Being like Buddha is the act of being aware of our attachments, it is not the act of disconnecting from the world. We are biologically programed to survive and that involves reacting to external stimuli. We are hardwired to be attached to our environment. When the bear comes we are programmed to run like hell and shitting your pants is just a biological way of becoming lighter as you run….
So Buddha didn’t float up into the clouds far away from life. He remained in the village. He burped and farted, laughed and cried.
But the difference is that he did it with awareness. Awareness is what disconnects us from the roller coaster of hope and pain, from the mindless acts of stupidity that usually run our politics, economy and world.
Being aware of our internal process does not shut off the process, which is important since we need the process to survive, but it does lessen your attachment to it. And that is crucial.
We are so incredibly attached. When our children do good we feel like a success. When they do bad we feel like a failure. And the same for everything else in our lif. It reaches ridiculous heights. Some sports fans feel like losers when their national sports team is beat by another country.
The awareness allows us to feel a feeling of success when our children succeed. But it also keeps us from losing ourselves. We retain our inner self. Our inner self continues to guide us and not our attachment to the success or failure of some outside stimuli.
This is ultimately what saves us from being engulfed by the world.
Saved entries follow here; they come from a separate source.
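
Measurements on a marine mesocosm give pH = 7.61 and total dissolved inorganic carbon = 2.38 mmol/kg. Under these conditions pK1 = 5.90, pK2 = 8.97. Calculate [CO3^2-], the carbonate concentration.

α₂ = 1 / (1 + [H⁺]/K2 + [H⁺]²/(K1K2)) = 1 / (1 + 10^+1.36 + 10^-0.35)
   = 1 / (1 + 22.909 + 0.44668) = 1/24.355 = 0.04106
[CO3²⁻] = α₂ × DIC = 0.04106 × 2.38 = 0.0977 mmol/kg

[CO3²⁻] = 0.0977 mmol/kg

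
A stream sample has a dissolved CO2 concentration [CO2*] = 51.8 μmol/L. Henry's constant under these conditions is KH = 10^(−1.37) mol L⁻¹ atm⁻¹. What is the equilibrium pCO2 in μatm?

pCO2 = 1210 μatm

KH = 10^(−1.37) = 4.266×10^-2 mol L⁻¹ atm⁻¹
pCO2 = [CO2*]/KH = 51.8×10^-6 / 4.266×10^-2 = 1.21×10^-3 atm = 1210 μatm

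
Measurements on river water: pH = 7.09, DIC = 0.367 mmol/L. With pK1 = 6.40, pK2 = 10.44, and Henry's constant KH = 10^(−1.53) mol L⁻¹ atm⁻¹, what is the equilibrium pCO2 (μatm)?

α₀ = 1 / (1 + K1/[H⁺] + K1K2/[H⁺]²) = 1 / (1 + 10^+0.69 + 10^-2.66)
   = 1 / (1 + 4.8978 + 0.0021878) = 1/5.9000 = 0.1695
[CO2*] = α₀ × DIC = 0.1695 × 0.367 = 0.06220 mmol/L
pCO2 = [CO2*]/KH = 6.220×10^-5 / 2.951×10^-2 = 2110 μatm

pCO2 = 2110 μatm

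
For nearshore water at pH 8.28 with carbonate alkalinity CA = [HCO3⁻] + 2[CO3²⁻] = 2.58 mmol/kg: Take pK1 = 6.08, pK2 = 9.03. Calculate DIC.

DIC = 2.25 mmol/kg

CA = [HCO3⁻] + 2[CO3²⁻] = (α₁ + 2α₂)·DIC
At pH 8.28: [H⁺]/K1 = 10^-2.20 = 0.0063096, K2/[H⁺] = 10^-0.75 = 0.17783
α₁ = 1/(1 + 0.0063096 + 0.17783) = 1/1.1841 = 0.8445; α₂ = α₁·K2/[H⁺] = 0.1502
α₁ + 2α₂ = 1.1448
DIC = CA / (α₁ + 2α₂) = 2.58 / 1.1448 = 2.25 mmol/kg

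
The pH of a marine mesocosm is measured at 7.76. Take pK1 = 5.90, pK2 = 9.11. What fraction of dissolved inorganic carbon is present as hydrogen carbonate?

α₁ = 1 / (1 + [H⁺]/K1 + K2/[H⁺]) = 1 / (1 + 10^-1.86 + 10^-1.35)
   = 1 / (1 + 0.013804 + 0.044668) = 1/1.0585 = 0.9448

α₁ = 0.945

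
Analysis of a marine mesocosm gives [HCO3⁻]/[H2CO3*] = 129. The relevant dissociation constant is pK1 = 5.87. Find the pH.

pH = 7.98

From K1 = [H⁺][HCO3⁻]/[H2CO3*]:  pH = pK1 + log₁₀([HCO3⁻]/[H2CO3*])
log₁₀(129) = +2.111
pH = 5.87 + (+2.111) = 7.98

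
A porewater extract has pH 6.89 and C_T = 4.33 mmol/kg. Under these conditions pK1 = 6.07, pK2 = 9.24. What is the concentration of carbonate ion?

α₂ = 1 / (1 + [H⁺]/K2 + [H⁺]²/(K1K2)) = 1 / (1 + 10^+2.35 + 10^+1.53)
   = 1 / (1 + 223.87 + 33.884) = 1/258.76 = 0.003865
[CO3²⁻] = α₂ × DIC = 0.003865 × 4.33 = 0.0167 mmol/kg = 16.7 μmol/kg

[CO3²⁻] = 16.7 μmol/kg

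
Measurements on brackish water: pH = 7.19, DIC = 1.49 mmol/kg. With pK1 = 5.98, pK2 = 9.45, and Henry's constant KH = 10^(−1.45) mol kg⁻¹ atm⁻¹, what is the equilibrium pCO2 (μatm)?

α₀ = 1 / (1 + K1/[H⁺] + K1K2/[H⁺]²) = 1 / (1 + 10^+1.21 + 10^-1.05)
   = 1 / (1 + 16.218 + 0.089125) = 1/17.307 = 0.05778
[CO2*] = α₀ × DIC = 0.05778 × 1.49 = 0.08609 mmol/kg
pCO2 = [CO2*]/KH = 8.609×10^-5 / 3.548×10^-2 = 2430 μatm

pCO2 = 2430 μatm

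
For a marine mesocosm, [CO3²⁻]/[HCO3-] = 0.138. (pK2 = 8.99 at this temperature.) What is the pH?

pH = 8.13

From K2 = [H⁺][CO3²⁻]/[HCO3-]:  pH = pK2 + log₁₀([CO3²⁻]/[HCO3-])
log₁₀(0.138) = -0.860
pH = 8.99 + (-0.860) = 8.13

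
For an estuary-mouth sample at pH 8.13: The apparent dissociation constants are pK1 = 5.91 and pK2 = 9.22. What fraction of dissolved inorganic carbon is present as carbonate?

α₂ = 1 / (1 + [H⁺]/K2 + [H⁺]²/(K1K2)) = 1 / (1 + 10^+1.09 + 10^-1.13)
   = 1 / (1 + 12.303 + 0.074131) = 1/13.377 = 0.07476

α₂ = 0.0748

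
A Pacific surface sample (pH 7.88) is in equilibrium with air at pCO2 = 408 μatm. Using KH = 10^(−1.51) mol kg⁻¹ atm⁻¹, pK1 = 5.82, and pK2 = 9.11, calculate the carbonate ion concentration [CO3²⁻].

[CO2*] = KH · pCO2 = 10^(−1.51) × 408×10^-6 = 1.261×10^-5 mol/kg
α₀ = 1/(1 + K1/[H⁺] + K1K2/[H⁺]²) = 1/(1 + 10^+2.06 + 10^+0.83) = 0.008158
DIC = [CO2*]/α₀ = 1.261×10^-5 / 0.008158 = 1.545 mmol/kg
[CO3²⁻] = α₂·DIC; α₂ = 0.05516, so [CO3²⁻] = 0.05516 × 1.545 = 0.0852 mmol/kg

[CO3²⁻] = 0.0852 mmol/kg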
Without that awareness of our inner process we flail and spend life constantly on the verge of drowning.
Attachment is nasty for a second reason: it goes against the number one rule of the universe: This Too Shall Change. No matter what it is, it will change. And if you are attached to it you are in trouble because when it changes you are going to feel loss, powerless….
Being aware requires an ongoing practice of Knowing Yourself, exploring yourself, discovering yourself, watching yourself.

It also helps to be spiritual. Spirituality is the ultimate in letting go of attachment. Or at the very least spirituality is being attached to something eternal that never changes and in comparison realizing that everything else will change and thus isn’t worth getting too attached to.
When you let go of attachment that is really when you can enjoy life.
You can dance, sing, laugh, and cry, forever changing, forever moving up and down. But instead of it being a roller coaster that you are strapped into, it is more like a bubbling brook that is servant to nobody except the downward slope of universal gravity.